Responding to “How are you?” with “Fine, thanks, and you?” is starting to become a more natural reflex. I mess up sometimes, and actually tell people how I am (and then I occasionally tell them other stuff, as detailed a couple of posts below), but I at least logically understand and appreciate the exchange. “How are you?” in NT basically means “I acknowledge and welcome your presence in a friendly but distant manner in accordance with the extent and depth of our acquaintance” in Aspie, and I can appreciate that sentiment, so I at least try to respond in kind with a “Well thanks. And you?”

But eye contact? I’m told that it helps NTs feel like I am paying attention to them and that I care about what they are saying. Personally, I tend to try to demonstrate these things by paying attention to people and giving a shit about what they are saying, but NTs apparently have some sort of wonder twin power where they lock their eyes and just feel the other person’s attention-paying and shit-giving. At least that’s what it seems like, from the highly refined research I’ve done on the subject: a heady and highly academic blend of articles on Asperger’s and eye contact, and a bunch of song lyrics about eyes (except Dio, because his people have ocular rainbows, and I suspect that’s a different thing). I don’t really feel any of that when my eyes fix on another pair.  Sometimes I look at the veins in the person’s eye. Sometimes, if the eyes are shiny enough, I am fascinated by my own reflection in them. But that’s about as much as I get out of the experience. It actually makes me less connected with and focussed on my conversational partner(s), because making and maintaining eye contact in a way that is not creepy takes a lot of work.

I don’t really try to make the ole’ EC with close friends and loved ones now. They seem to like me well enough as I am, and they’ve never complained about the fact that I tend to look anywhere but their faces, so I prefer to channel all of my energy into my shit and how much of it I genuinely give for them. But when I’m interacting with someone outside of that circle, and I know I’m going to have to go there, my brain splits in two: One part is the nervous pageant participant, so eager to smile, perform and please. The other part is the stage mom, lingering in the back of my brain, reminding me of all the steps:

You can’t just set your eyes on the other person and leave them there, because staring is creepy. And even if it’s not creepy, it can end up looking like a “blank stare” and that makes people think that you are dumb or not paying attention. So you have to look away sometimes, but don’t look down, because that implies that you’re lying. But sometimes looking to one side means that you’re lying and looking to the other side means that you’re recalling a memory, or maybe that was just some made up nonsense that I caught on an episode of CSI. Looking up is good, because that looks like you’re trying to recall something important. Also, some well-meaning souls have told me that looking at someone’s eyebrows can give the impression that you’re looking at their eyes, but the few times I’ve remembered to try this, it’s been just as complicated as the more authentic alternative and… oh god, you’re looking at their teeth again, aren’t you? Why do you always look at people’s teeth? Look at their eyes, for fuck’s sake! BUT NOT TOO MUCH!!!

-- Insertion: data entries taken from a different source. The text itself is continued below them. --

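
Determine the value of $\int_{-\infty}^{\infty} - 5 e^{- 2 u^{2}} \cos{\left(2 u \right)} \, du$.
$- \frac{5 \sqrt{2} \sqrt{\pi}}{2 e^{\frac{1}{2}}}$

Define $I(b) = \int_{-\infty}^{\infty} - 5 e^{- 2 u^{2}} \cos{\left(b u \right)} \, du$.

Differentiating under the integral sign,
$$I'(b) = \int_{-\infty}^{\infty} 5 u e^{- 2 u^{2}} \sin{\left(b u \right)} \, du.$$

Integrate $\int_{-\infty}^{\infty} u \sin(b u)\, e^{- 2 u^{2}}\, du$ by parts with $w = \sin(b u)$ and $dv = u\, e^{- 2 u^{2}}\, du$, giving $v = - \frac{e^{- 2 u^{2}}}{4}$. The boundary term vanishes and
$$\int_{-\infty}^{\infty} u \sin(b u)\, e^{- 2 u^{2}}\, du = \frac{b}{4} \int_{-\infty}^{\infty} \cos(b u)\, e^{- 2 u^{2}}\, du,$$
so $I'(b) = - \frac{b}{4}\, I(b)$.

This is a separable first-order ODE; solving with the initial condition $I(0) = \int_{-\infty}^{\infty} - 5 e^{- 2 u^{2}}\,du = - \frac{5 \sqrt{2} \sqrt{\pi}}{2}$ gives
$$I(b) = - \frac{5 \sqrt{2} \sqrt{\pi} e^{- \frac{b^{2}}{8}}}{2}.$$

Setting $b = 2$:
$$I = - \frac{5 \sqrt{2} \sqrt{\pi}}{2 e^{\frac{1}{2}}}.$$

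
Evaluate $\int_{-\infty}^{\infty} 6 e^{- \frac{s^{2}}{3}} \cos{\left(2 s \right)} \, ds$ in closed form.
$\frac{6 \sqrt{3} \sqrt{\pi}}{e^{3}}$

Define $I(b) = \int_{-\infty}^{\infty} 6 e^{- \frac{s^{2}}{3}} \cos{\left(b s \right)} \, ds$.

Differentiating under the integral sign,
$$I'(b) = \int_{-\infty}^{\infty} - 6 s e^{- \frac{s^{2}}{3}} \sin{\left(b s \right)} \, ds.$$

Integrate $\int_{-\infty}^{\infty} s \sin(b s)\, e^{- \frac{s^{2}}{3}}\, ds$ by parts with $u = \sin(b s)$ and $dv = s\, e^{- \frac{s^{2}}{3}}\, ds$, giving $v = - \frac{3 e^{- \frac{s^{2}}{3}}}{2}$. The boundary term vanishes and
$$\int_{-\infty}^{\infty} s \sin(b s)\, e^{- \frac{s^{2}}{3}}\, ds = \frac{3 b}{2} \int_{-\infty}^{\infty} \cos(b s)\, e^{- \frac{s^{2}}{3}}\, ds,$$
so $I'(b) = - \frac{3 b}{2}\, I(b)$.

This is a separable first-order ODE; solving with the initial condition $I(0) = \int_{-\infty}^{\infty} 6 e^{- \frac{s^{2}}{3}}\,ds = 6 \sqrt{3} \sqrt{\pi}$ gives
$$I(b) = 6 \sqrt{3} \sqrt{\pi} e^{- \frac{3 b^{2}}{4}}.$$

Setting $b = 2$:
$$I = \frac{6 \sqrt{3} \sqrt{\pi}}{e^{3}}.$$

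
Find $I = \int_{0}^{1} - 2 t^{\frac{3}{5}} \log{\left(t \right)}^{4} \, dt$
$- \frac{9375}{2048}$

Begin with the known integral
$$J(a) = \int_{0}^{1} - 2 t^{a} \, dt = - \frac{2}{a + 1}.$$

Differentiating under the integral sign brings down a factor of $\ln t$:
$$\frac{dJ}{da} = \int_{0}^{1} - 2 t^{a} \log{\left(t \right)} \, dt = \frac{2}{\left(a + 1\right)^{2}}.$$

Repeating $4$ times in total — each differentiation brings down another $\ln t$ — gives
$$\frac{d^{4}J}{da^{4}} = \int_{0}^{1} - 2 t^{a} \log{\left(t \right)}^{4} \, dt = - \frac{48}{\left(a + 1\right)^{5}},$$
and the integrand here is exactly the target integrand, so $I = - \frac{48}{\left(a + 1\right)^{5}}$.

Setting $a = \frac{3}{5}$:
$$I = - \frac{9375}{2048}.$$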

And, somehow, I manage to listen to that voice in my head, obey it to fair extent, and still craft and engage in reciprocal conversation (which is a whole ‘nother monster). Some of the time. At any rate, my personal take on awkward seems to be leaning more toward cute or tolerable than off-putting and disquieting these days.

Now, my dear neurotypicals: I love you guys. I really and truly do. I mean, I’m willing to make eye contact for you. But I’d also love to see you try to pull that off.